At Akkroo, a Customer Persona is used to identify a type of individual inside an organisation who has a specific job title or set of responsibilities that are common to other individuals in other organisations we work with. That might include things like job title, seniority, fiscal responsibility, geography or skill set.
We have a centralised working document for each Customer Persona which we maintain regularly, and there are plenty of articles and tools online that'll assist in creating a set of personas for your business.
One word of caution here; the best reason for using a customer persona is it allows you to deliberately lasso a bunch of humans from your customer base to create efficiencies in your own work. The trade-off of this is you immediately lose the resolution of customer's individual needs and the subtlety of their differences.
At the opposite end of the spectrum, if you don't use personas at all, or create too few of them, you risk treating your customers so individually that you'll be paralysed by the number of routes you could pursue to please them all.
Therefore, carefully choosing a reasonable number of personas to segment your user base into is important (we have four core personas at Akkroo, and that seems manageable and representative for our business).
Understanding what percentage of your customer base a single persona represents is important to being able to avoid being too generic in your work, but also not being so vague as to fail to be able to identify and address related themes amongst the customer base.
Bonus tip: in my opinion the best Customer Persona documents are always built by and contain the views of product, marketing, customer success and sales (read as: everyone in your team!).
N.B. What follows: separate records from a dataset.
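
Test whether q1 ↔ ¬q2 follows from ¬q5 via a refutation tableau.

Initial set: {¬q5; ¬(q1 ↔ ¬q2)}.
¬(q1 ↔ ¬q2): β-rule — branch into q1, ¬¬q2  //  ¬q1, ¬q2.
  branch 1 (add q1, ¬¬q2):
    ○ open, literals {q1=true, q2=true, q5=false}.
  branch 2 (add ¬q1, ¬q2):
    ○ open, literals {q1=false, q2=false, q5=false}.
0 branches closed, 2 open.
An open branch gives a countermodel: q1=true, q2=true, q5=false (unmentioned atoms arbitrary); the premises hold there but the conclusion fails.

No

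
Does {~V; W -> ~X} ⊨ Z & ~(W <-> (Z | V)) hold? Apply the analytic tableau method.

Initial set: {~V; (W -> ~X); ~(Z & ~(W <-> (Z | V)))}.
(W -> ~X): β-rule — branch into ~W  //  ~X.
  branch 1 (add ~W):
    ~(Z & ~(W <-> (Z | V))): β-rule — branch into ~Z  //  ~~(W <-> (Z | V)).
      branch 1.1 (add ~Z):
        ○ open, literals {V=0, W=0, Z=0}.
      branch 1.2 (add ~~(W <-> (Z | V))):
        ~~(W <-> (Z | V)): β-rule — branch into W, (Z | V)  //  ~W, ~(Z | V).
          branch 1.2.1 (add W, (Z | V)):
            × closes — contains both W and ~W.
          branch 1.2.2 (add ~W, ~(Z | V)):
            ~(Z | V): α-rule — add ~Z, ~V.
            ○ open, literals {V=0, W=0, Z=0}.
  branch 2 (add ~X):
    ~(Z & ~(W <-> (Z | V))): β-rule — branch into ~Z  //  ~~(W <-> (Z | V)).
      branch 2.1 (add ~Z):
        ○ open, literals {V=0, X=0, Z=0}.
      branch 2.2 (add ~~(W <-> (Z | V))):
        ~~(W <-> (Z | V)): β-rule — branch into W, (Z | V)  //  ~W, ~(Z | V).
          branch 2.2.1 (add W, (Z | V)):
            (Z | V): β-rule — branch into Z  //  V.
              branch 2.2.1.1 (add Z):
                ○ open, literals {V=0, W=1, X=0, Z=1}.
              branch 2.2.1.2 (add V):
                × closes — contains both V and ~V.
          branch 2.2.2 (add ~W, ~(Z | V)):
            ~(Z | V): α-rule — add ~Z, ~V.
            ○ open, literals {V=0, W=0, X=0, Z=0}.
2 branches closed, 5 open.
An open branch gives a countermodel: V=0, W=0, Z=0 (unmentioned atoms arbitrary); the premises hold there but the conclusion fails.

No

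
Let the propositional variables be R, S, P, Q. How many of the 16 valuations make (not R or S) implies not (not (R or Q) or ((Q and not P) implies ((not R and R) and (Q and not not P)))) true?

Initial set: {((not R or S) implies not (not (R or Q) or ((Q and not P) implies ((not R and R) and (Q and not not P)))))}.
((not R or S) implies not (not (R or Q) or ((Q and not P) implies ((not R and R) and (Q and not not P))))): β-rule — branch into not (not R or S)  //  not (not (R or Q) or ((Q and not P) implies ((not R and R) and (Q and not not P)))).
  branch 1 (add not (not R or S)):
    not (not R or S): α-rule — add not not R, not S.
    ○ open, literals {R=true, S=false}.
  branch 2 (add not (not (R or Q) or ((Q and not P) implies ((not R and R) and (Q and not not P))))):
    not (not (R or Q) or ((Q and not P) implies ((not R and R) and (Q and not not P)))): α-rule — add not not (R or Q), not ((Q and not P) implies ((not R and R) and (Q and not not P))).
    not ((Q and not P) implies ((not R and R) and (Q and not not P))): α-rule — add (Q and not P), not ((not R and R) and (Q and not not P)).
    (Q and not P): α-rule — add Q, not P.
    not not (R or Q): β-rule — branch into R  //  Q.
      branch 2.1 (add R):
        not ((not R and R) and (Q and not not P)): β-rule — branch into not (not R and R)  //  not (Q and not not P).
          branch 2.1.1 (add not (not R and R)):
            not (not R and R): β-rule — branch into not not R  //  not R.
              branch 2.1.1.1 (add not not R):
                ○ open, literals {P=false, Q=true, R=true}.
              branch 2.1.1.2 (add not R):
                × closes — contains both R and not R.
          branch 2.1.2 (add not (Q and not not P)):
            not (Q and not not P): β-rule — branch into not Q  //  not not not P.
              branch 2.1.2.1 (add not Q):
                × closes — contains both Q and not Q.
              branch 2.1.2.2 (add not not not P):
                not not not P: drop double negation, giving not P.
                ○ open, literals {P=false, Q=true, R=true}.
      branch 2.2 (add Q):
        not ((not R and R) and (Q and not not P)): β-rule — branch into not (not R and R)  //  not (Q and not not P).
          branch 2.2.1 (add not (not R and R)):
            not (not R and R): β-rule — branch into not not R  //  not R.
              branch 2.2.1.1 (add not not R):
                ○ open, literals {P=false, Q=true, R=true}.
              branch 2.2.1.2 (add not R):
                ○ open, literals {P=false, Q=true, R=false}.
          branch 2.2.2 (add not (Q and not not P)):
            not (Q and not not P): β-rule — branch into not Q  //  not not not P.
              branch 2.2.2.1 (add not Q):
                × closes — contains both Q and not Q.
              branch 2.2.2.2 (add not not not P):
                not not not P: drop double negation, giving not P.
                ○ open, literals {P=false, Q=true}.
3 branches closed, 6 open.
Each open branch fixes some atoms; the unmentioned ones are free. Counting distinct full assignments: branch {R=true, S=false} (P, Q) contributes 4 new; branch {P=false, Q=true, R=true} (S) contributes 1 new; branch {P=false, Q=true, R=true} (S) contributes 0 new; branch {P=false, Q=true, R=true} (S) contributes 0 new; branch {P=false, Q=true, R=false} (S) contributes 2 new; branch {P=false, Q=true} (R, S) contributes 0 new. Total: 7.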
As a consequence, there will be content inside the persona document which is useful to all of these people, and some information that is only useful to each independent group. I think this is a good thing as it encourages a shared responsibility for maintaining the document and a generates a richer, more rounded persona.
What is a Customer Profile
By contrast, an ICP (Ideal Customer Profile) represents the attributes of a perfect customer organisation match for your business. And unless you have lots of products, you probably don’t want to have to many Customer Profiles, as each contains it’s own set of Customer Personas and therefore specific customer needs.
Paraphrasing Bill Maciatis, former CMO at Slack and Zendesk, to create a Customer Profile you must, find a single common thread that runs through all your customers. This is a great cross-team activity that is often harder to do than it sounds!
An example of the ICP that might be used by Mailchimp might read like this “Small and medium sized businesses who want to more effectively market to their own customers” (there would be whole lot more attributes in a fully worked example, but for an example this gives you the gist).
In consumer products you may only have a single Customer Persona to work with. In those cases there might be a significant overlap with your Ideal Customer Profile. However in a B2B environment or where you have a longer sales cycle, it likely your ICP will contain (or even require) multiple Customer Personas, whose individual needs will need to be addressed separately.
Both Customer Personas and Customer Profiles develop over time, and can change, so this is the final thing to consider as the Ideal Customer Profile you match today may not be the exact profile you want to match in time. In fact, developing them in this manner can be a good strategic application for both personas and profiles.
I hope this brings a little clarity to the differences between these two similar sounding concepts that in reality can have quite different purposes and benefits.